Description
Referencing #421 which has been closed:
I just attempted to open the referenced file in Excel, and it seems to do the job well of determining the quotes that are cell boundaries vs textual quotes.
Out of curiosity, how does this work? It seems quite complicated to make a Regex that reliably solves all such cases, and it's a bit of a chicken-and-egg to build a csv-parser that works on these types of strings if the quote: true
option is enabled.
If I want to gracefully handle unescaped / unmatched quotes in the middle of a cell value, what options do I have? I really appreciate your advice!
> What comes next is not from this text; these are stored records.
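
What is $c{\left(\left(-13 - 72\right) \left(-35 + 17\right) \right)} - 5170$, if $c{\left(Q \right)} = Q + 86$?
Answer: $-3554$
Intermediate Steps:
$c{\left(Q \right)} = 86 + Q$
$c{\left(\left(-13 - 72\right) \left(-35 + 17\right) \right)} - 5170 = \left(86 + \left(-13 - 72\right) \left(-35 + 17\right)\right) - 5170 = \left(86 - -1530\right) - 5170 = \left(86 + 1530\right) - 5170 = 1616 - 5170 = -3554$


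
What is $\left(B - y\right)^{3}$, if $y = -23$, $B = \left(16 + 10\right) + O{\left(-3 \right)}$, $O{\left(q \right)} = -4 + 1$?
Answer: $97336$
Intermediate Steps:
$O{\left(q \right)} = -3$
$B = 23$ ($B = \left(16 + 10\right) - 3 = 26 - 3 = 23$)
$\left(B - y\right)^{3} = \left(23 - -23\right)^{3} = \left(23 + 23\right)^{3} = 46^{3} = 97336$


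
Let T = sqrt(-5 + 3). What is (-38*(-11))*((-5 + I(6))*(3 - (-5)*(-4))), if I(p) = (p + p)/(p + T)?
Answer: 22066 + 2244*I*sqrt(2) ≈ 22066.0 + 3173.5*I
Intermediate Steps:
T = I*sqrt(2) (T = sqrt(-2) = I*sqrt(2) ≈ 1.4142*I)
I(p) = 2*p/(p + I*sqrt(2)) (I(p) = (p + p)/(p + I*sqrt(2)) = (2*p)/(p + I*sqrt(2)) = 2*p/(p + I*sqrt(2)))
(-38*(-11))*((-5 + I(6))*(3 - (-5)*(-4))) = (-38*(-11))*((-5 + 2*6/(6 + I*sqrt(2)))*(3 - (-5)*(-4))) = 418*((-5 + 12/(6 + I*sqrt(2)))*(3 - 5*4)) = 418*((-5 + 12/(6 + I*sqrt(2)))*(3 - 20)) = 418*((-5 + 12/(6 + I*sqrt(2)))*(-17)) = 418*(85 - 204/(6 + I*sqrt(2))) = 35530 - 85272/(6 + I*sqrt(2))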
For reference, right now I'm doing something like this:
function replaceEmbeddedQuotes(
readStream: Readable,
): Readable {
// Create a transform stream to process the data
const transformer = new Transform({
objectMode: true,
transform(
chunk: Buffer | string,
encoding: string,
callback: Function
) {
// Convert chunk to string if it's a buffer
const line = chunk instanceof Buffer ? chunk.toString() : chunk;
// If a quote is found in the middle of a field, double it
const processedLine = line.replaceAll(/(\s)"(\s)/g, '$1""$2');
// Push the processed line to the output stream
this.push(processedLine);
callback();
},
});
// Pipe the input stream through our transformer
return readStream.pipe(transformer);
}
And then passing that readable to csv-parse, but this doesn't handle some cases, like if the extra quote is not surrounded by spaces on each side, and I assume tehre are also cases where a valid end quote could be surrounded by spaces on each side, like
"a " , "b","c"